C'est qye l'on n'a pas encore entendu Levi analyser la nature complexe de l'état du malheur. Peu l'ont prouvé aussi bien que Lévi, qui a l'air, de nous retenir pas les basques au bord du menaçant oubli : si la littérature n'est pas écrite pour rappeler les morts aux vivants, elle n'est que futilité" Angelo Rinaldi.
"Si c'est un homme " occupe une place cenrale dans la littérature de témoignage sur l'extermination des Juifs dEurope et l'univers concentrationnaire" J-B Marongiu - "Libération"
______-___________________________Mon avis________________________________-_Un mot. Juste un : Bouleversement. Je ne sais même pas comment donner mon avis. En tournant la dernière page du livre... J'avais tellement de questions... Qu'était devenu Alberto ? Par exemple. Et Primo Levi repond à toutes mes questions dans l'appendice. C'est un roman fort, emouvant du début à la fin, decrivant objectivement l'horreur que fût la shoah. Les mots me manquent. Les desastres commis sont inconpréhensibles et pourtant l'écriture y est d'une simplicité, les expliquations sont si logiques dans l'écriture de Levi...
Et puis, le livre fini. Les reponses aux questions apportées, le tout à mariné dans ma tête... Quelle mort etait la pire ? La chambre à gaz ? La pendaison ? La mort par maladie ? Et quand elle etait par maladie : le pire etait-il de mourir juste par maladie ? Par maladie juste avant la libération ? Par maladie juste après la libération ? Ou bien le sucide comme Primo Levi qui n'a pas réussi a surmonter l'atrocité qu'il avait vécu ?
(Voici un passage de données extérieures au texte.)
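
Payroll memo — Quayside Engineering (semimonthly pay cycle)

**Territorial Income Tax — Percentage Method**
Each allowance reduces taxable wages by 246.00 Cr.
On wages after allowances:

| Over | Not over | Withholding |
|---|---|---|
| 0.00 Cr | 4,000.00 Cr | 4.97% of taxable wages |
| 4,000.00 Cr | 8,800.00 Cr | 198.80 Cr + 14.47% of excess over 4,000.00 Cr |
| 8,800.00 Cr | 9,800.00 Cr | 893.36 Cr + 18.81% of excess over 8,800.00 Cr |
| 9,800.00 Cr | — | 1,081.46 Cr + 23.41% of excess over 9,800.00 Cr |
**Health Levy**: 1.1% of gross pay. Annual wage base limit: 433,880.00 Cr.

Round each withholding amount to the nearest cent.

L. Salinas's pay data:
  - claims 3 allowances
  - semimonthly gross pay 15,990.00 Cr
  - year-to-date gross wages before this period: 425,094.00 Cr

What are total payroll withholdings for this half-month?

2,454.42 Cr

Territorial Income Tax: taxable = 15,990.00 Cr − 3×246.00 Cr = 15,252.00 Cr
  1,081.46 Cr + 23.41% × (15,252.00 Cr − 9,800.00 Cr) = 1,081.46 Cr + 23.41% × 5,452.00 Cr = 2,357.77 Cr
Health Levy: cap 433,880.00 Cr − YTD 425,094.00 Cr = 8,786.00 Cr subject; 1.1% × 8,786.00 Cr = 96.65 Cr
Total: 2,357.77 Cr + 96.65 Cr = 2,454.42 Cr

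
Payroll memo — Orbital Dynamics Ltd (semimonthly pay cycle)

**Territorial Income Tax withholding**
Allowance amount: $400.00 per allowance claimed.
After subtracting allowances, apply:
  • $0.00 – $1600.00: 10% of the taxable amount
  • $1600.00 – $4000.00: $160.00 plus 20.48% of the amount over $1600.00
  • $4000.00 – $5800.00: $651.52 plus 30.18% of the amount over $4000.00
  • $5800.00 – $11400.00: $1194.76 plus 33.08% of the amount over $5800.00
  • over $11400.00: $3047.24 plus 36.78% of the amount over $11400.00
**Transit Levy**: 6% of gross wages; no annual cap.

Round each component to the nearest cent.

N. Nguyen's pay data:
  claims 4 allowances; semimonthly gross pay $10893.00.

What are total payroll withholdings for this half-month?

Territorial Income Tax: taxable = $10893.00 − 4×$400.00 = $9293.00
  $1194.76 + 33.08% × ($9293.00 − $5800.00) = $1194.76 + 33.08% × $3493.00 = $2350.24
Transit Levy: 6% × $10893.00 = $653.58
Total: $2350.24 + $653.58 = $3003.82

$3003.82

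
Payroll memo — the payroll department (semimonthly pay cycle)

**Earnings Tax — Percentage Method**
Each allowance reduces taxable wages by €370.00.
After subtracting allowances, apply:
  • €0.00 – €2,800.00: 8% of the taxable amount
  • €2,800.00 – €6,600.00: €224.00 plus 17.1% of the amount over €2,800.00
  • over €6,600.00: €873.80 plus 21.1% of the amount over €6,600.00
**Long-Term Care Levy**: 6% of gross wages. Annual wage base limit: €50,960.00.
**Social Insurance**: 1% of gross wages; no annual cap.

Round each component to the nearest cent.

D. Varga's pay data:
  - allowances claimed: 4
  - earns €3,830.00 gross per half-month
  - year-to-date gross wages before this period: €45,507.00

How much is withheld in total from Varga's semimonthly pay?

Earnings Tax: taxable = €3,830.00 − 4×€370.00 = €2,350.00
  8% × €2,350.00 = €188.00
Long-Term Care Levy: 6% × €3,830.00 = €229.80
Social Insurance: 1% × €3,830.00 = €38.30
Total: €188.00 + €229.80 + €38.30 = €456.10

€456.10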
___________________________________Extrait________________________________________Primo Levi est arrêté comme résistant et envoyé en février 1944 à Auschwitz, où il restera jusqu'en janvier 1945, date de la libération des camps par les Soviétiques. Au chapitre 2, intitulé "Le Fond", Levi décrit l'arrivée au camp et la manière dont les hommes sont dépouillés de tout, déshabillés, rasés, douchés et "obligés de courir nus déchaussés" avant de pouvoir revêtir des "nippes indéfinissables" et "une paire de godillots à semelle de bois".
" La démolition d'un homme "
Cette opération terminée, chacun est resté dans son coin, sans oser lever les yeux sur les autres. Il n'y a pas de miroir, mais notre image est devant nous, reflétée par cent visages livides, cent pantins misérables et sordides. Nous voici transformés en ces même fantômes entrevus au soir.
Alors, pour la première fois, nous nous apercevons que notre langue manque de mots pour exprimer cette insulte : la démolition d'un homme. En un instant, dans une intuition quasi prophétique, la réalité nous apparaît : nous avons touché le fond. Il est impossible d'aller plus bas : il n'existe pas, il n'est pas possible de concevoir condition humaine plus misérable que la nôtre. Plus rien ne nous appartient : ils nous ont pris nos vêtements, nos chaussures, et même nos cheveux; si nous parlons, il ne nous écouterons pas, et même s'ils nous écoutaient, ils ne nous comprendrais pas. Ils nous enlèveront jusqu'à notre nom : et si nous voulons le conserver, nous devrons trouver en nous la force nécessaire pour que derrière ce nom, quelque chose de nous, de ce que nous étions, subsiste.
[ ... ]
Häftling
* : j'ai appris que je suis un Häftling. Mon nom est 174 517; nous avons été baptisés et aussi longtemps que nous vivrons nous porterons cette marque tatoué sur le bras gauche.